Correio mediúnico

Espírito: Irmão X

Telefonema inesperado


Laurindo Matoso sentia-se no auge da exaltação doutrinária.

Iniciava os comentários de uma trintena de noites, que seriam consagradas a estudos sobre o dinheiro à face do Cristianismo, e exprimia-se, severo.

Lembrava a história dos grandes sovinas, relacionava os desastres morais surgidos da finança inconveniente...

– O ouro, meus irmãos – pontificava, solene –, é o pai de quase todas as calamidades da Terra. Abre a vala da prostituição, gera a delinquência, incentiva a loucura e corrompe o caráter... Onde apareça a miséria, procurai, por perto, a fortuna. É preciso temer a posse e extinguir a avareza. O dinheiro destrói o amor e a felicidade, o dinheiro enche cadeias e manicômios...

A assembleia escutava, escutava... Entretanto, o exame do assunto permitia o debate fraterno e, porque muitos companheiros de raciocínio acordado não podiam esposar plenamente as teses ouvidas, Matoso viu-se para logo encurralado em perguntas diretas.

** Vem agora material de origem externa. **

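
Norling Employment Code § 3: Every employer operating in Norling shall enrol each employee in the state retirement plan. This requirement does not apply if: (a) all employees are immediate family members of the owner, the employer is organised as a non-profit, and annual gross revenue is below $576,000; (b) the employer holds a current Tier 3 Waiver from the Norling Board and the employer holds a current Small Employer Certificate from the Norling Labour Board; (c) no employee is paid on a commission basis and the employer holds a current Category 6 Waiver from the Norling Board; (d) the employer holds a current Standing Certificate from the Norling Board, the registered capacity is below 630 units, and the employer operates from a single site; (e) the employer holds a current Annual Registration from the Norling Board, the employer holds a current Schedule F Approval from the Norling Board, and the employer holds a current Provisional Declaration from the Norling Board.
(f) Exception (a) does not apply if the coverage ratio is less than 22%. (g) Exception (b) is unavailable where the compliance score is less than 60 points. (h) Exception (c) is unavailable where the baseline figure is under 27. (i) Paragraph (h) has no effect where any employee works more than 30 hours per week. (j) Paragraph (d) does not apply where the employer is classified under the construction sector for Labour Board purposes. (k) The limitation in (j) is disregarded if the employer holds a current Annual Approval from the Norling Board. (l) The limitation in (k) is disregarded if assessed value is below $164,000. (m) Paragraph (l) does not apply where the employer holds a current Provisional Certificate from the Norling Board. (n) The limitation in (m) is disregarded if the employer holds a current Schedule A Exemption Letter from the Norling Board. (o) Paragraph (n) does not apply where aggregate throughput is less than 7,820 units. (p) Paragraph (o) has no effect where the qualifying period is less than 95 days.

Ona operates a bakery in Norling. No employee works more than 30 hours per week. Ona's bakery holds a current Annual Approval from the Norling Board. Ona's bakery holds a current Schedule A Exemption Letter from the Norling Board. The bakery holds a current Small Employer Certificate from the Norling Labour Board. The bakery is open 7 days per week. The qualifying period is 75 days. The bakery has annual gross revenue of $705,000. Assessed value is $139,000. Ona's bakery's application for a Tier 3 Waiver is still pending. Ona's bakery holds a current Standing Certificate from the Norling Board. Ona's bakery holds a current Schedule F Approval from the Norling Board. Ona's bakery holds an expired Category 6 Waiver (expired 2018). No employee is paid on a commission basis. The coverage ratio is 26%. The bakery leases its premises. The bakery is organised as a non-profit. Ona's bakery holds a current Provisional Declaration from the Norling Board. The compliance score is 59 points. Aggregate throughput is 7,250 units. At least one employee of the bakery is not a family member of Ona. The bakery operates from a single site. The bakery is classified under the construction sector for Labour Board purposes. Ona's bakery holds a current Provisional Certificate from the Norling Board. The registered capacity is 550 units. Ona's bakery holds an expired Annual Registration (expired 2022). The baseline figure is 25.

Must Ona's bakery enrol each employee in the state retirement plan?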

– Mas você não considera o dinheiro como recurso da vida? – ponderava Montes, o irmão mais velho da turma. – A direção é que vale. Água governada faz a represa, a represa sustenta a usina, a usina cria trabalho e o trabalho é a felicidade de muita gente.

– Ora, ora! – gritava Laurindo, esmurrando a mesa – lá vem você, o filósofo espírita.

– Como assim? – sorriu o ancião prestimoso.

E Laurindo:

– Qualquer dinheiro desnecessário a quem o possua é porta aberta à demência.

– Ouça, Matoso – interferiu Dona Clélia –, imagine-se você mesmo, num catre de provação, recolhendo o amparo amoedado de algum amigo. É impossível que você amaldiçoe o auxílio espontâneo...

– A assistência é tarefa para Governos – tergiversou o orador.

– Sim – concordou a interlocutora –, mas, por vezes, a representação dos Governos, embora respeitável, custa muito a chegar.

– E o dinheiro generoso que pode ajudar nos casos de família? – acentuou Dona Zulma. – Naturalmente, o senhor não tem, como nos acontece, um filho acusado por um desfalque no Banco. A quantia que nos foi emprestada, para salvar-lhe o nome, funcionou como bênção.

– Nada disso – protestou Laurindo, excitado. – Não houvesse o dinheiro e não surgiriam viciações. A praga dourada é que faz os defraudadores. Estudei a questão quanto pude. Em todas as civilizações, o dinheiro é responsável por mais da metade dos crimes...

A preleção seguia animada, com apartes ardentes, quando o telefone chamou Laurindo em pessoa. O aviso procedia do recinto doméstico e, por isso, o monitor não conseguiu esquivar-se.

Ao telefone processou-se o seguinte diálogo:

– É você, Laurindo?

– Sim, sim.

– Olhe – informava a esposa distante –, um portador chegou agora...

– Que há? – inquiriu Matoso, austero e preocupado.

– Meu avô morreu e deixou-nos todos os bens... A fazenda, os depósitos, as apólices... Venha!... Precisamos combinar tudo. É muito problema por decidir, mas creio que a herança nos libertará de todo cuidado material para o resto da vida...

– Bem, filha – e a voz do Matoso adocicou-se, de inesperado –, vou já...

Logo após, algo atarantado, pediu desculpas, alegando que precisava sair.

– E o final da palestra? – disse Osvaldo Moura, um amigo que acompanhava as instruções, empunhando notas.

– Temos o mês inteiro para discutir o temário – explicou o orador. – O dinheiro é o flagelo dos homens. É imperioso guerreá-lo sem tréguas. Continuarei amanhã...

Os dias se passaram e, por mais solicitado ao regresso, Laurindo nunca mais voltou...

 

Do livro Contos desta e doutra vida, obra psicografada pelo médium Francisco Cândido Xavier.